Mark C. Lesak, United States Military Academy
Jinho Kim, United States Military Academy
Dylan Taylor, United States Military Academy
Daniel J. Gonzalez, United States Military Academy
Christopher Korpela, United States Military Academy


In this work, we present an autonomous quadrotor capable of safely landing on sloped surfaces up to 40 degrees, intended for emergency scenarios where the terrain available for landing may be sloped. This system uses a downward-facing depth perception system to determine the direction, angle, and flatness of the slope and two robotic landing skids of different lengths, that actively conform to the slope to maintain level aircraft attitude upon landing. We developed an analytical model to conform to the slope surface angle and ensure clearance of the propellers from the surface. The selection of skid angles is framed as an optimization to match the slope angle while maximizing the buffer between the propellers and the surface. An eigenvalue decomposition of the point cloud covariance matrix provides a surface normal vector, which is used to determine the proper skid angle and heading of the quadrotor. The ratio of the eigenvalues is used to determine whether the surface is sufficiently flat for safe landing.

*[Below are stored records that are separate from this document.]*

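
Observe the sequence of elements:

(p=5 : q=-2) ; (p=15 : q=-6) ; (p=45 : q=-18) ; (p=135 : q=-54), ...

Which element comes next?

(p=405 : q=-162)

P: ×3 each step; 5, 15, 45, 135 → 405.
Q: ×3 each step; -2, -6, -18, -54 → -162.
So the next element is (p=405 : q=-162).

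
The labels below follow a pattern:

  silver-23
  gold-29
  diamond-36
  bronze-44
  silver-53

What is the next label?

gold-63

Rank: silver, gold, diamond, bronze, silver → gold (repeats silver → gold → diamond → bronze).
Second component: 23, 29, 36, 44, 53 → 63 (differences are 6, 7, 8, … (increasing by 1 each time)).
So the next label is gold-63.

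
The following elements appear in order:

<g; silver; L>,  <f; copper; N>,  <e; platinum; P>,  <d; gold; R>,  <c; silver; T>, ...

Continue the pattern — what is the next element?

First letter: letters move back 1 place in the alphabet, so g, f, e, d, c → b.
For the metal, repeats silver → copper → platinum → gold: silver, copper, platinum, gold, silver → copper.
Second letter: letters move forward 2 places in the alphabet, so L, N, P, R, T → V.
Putting it together: <b; copper; V>.

<b; copper; V>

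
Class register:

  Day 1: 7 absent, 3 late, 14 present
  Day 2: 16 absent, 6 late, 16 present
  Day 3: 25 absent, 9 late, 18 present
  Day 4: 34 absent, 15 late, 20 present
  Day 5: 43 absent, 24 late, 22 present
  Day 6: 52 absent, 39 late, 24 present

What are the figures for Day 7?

61 absent, 63 late, 26 present

Absent goes 7, 16, 25, 34, 43, 52 → 61 (+9 each step).
Late goes 3, 6, 9, 15, 24, 39 → 63 (each term is the sum of the two before it).
Present: +2 each step; 14, 16, 18, 20, 22, 24 → 26.
Combining the parts gives 61 absent, 63 late, 26 present.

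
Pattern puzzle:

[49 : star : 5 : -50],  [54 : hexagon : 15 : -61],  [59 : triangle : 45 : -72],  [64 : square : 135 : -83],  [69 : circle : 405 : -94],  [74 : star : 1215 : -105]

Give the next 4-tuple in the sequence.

First entry: 49, 54, 59, 64, 69, 74 → 79 (+5 each step).
Shape goes star, hexagon, triangle, square, circle, star → hexagon (repeats star → hexagon → triangle → square → circle).
For the third entry, ×3 each step: 5, 15, 45, 135, 405, 1215 → 3645.
Fourth entry: −11 each step, so -50, -61, -72, -83, -94, -105 → -116.
So the next 4-tuple is [79 : hexagon : 3645 : -116].

[79 : hexagon : 3645 : -116]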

The proposed system and method were validated in a motion capture environment by conducting five autonomous takeoff and land missions over different sloped surfaces ranging from 0 to 40 degrees.The detected slope angle and direction of all trials are within 1 and 3.3 degrees, respectively of ground truth and no failures or crashes occurred during testing, which demonstrates the viability and robustness of this system to be used in real-world scenarios.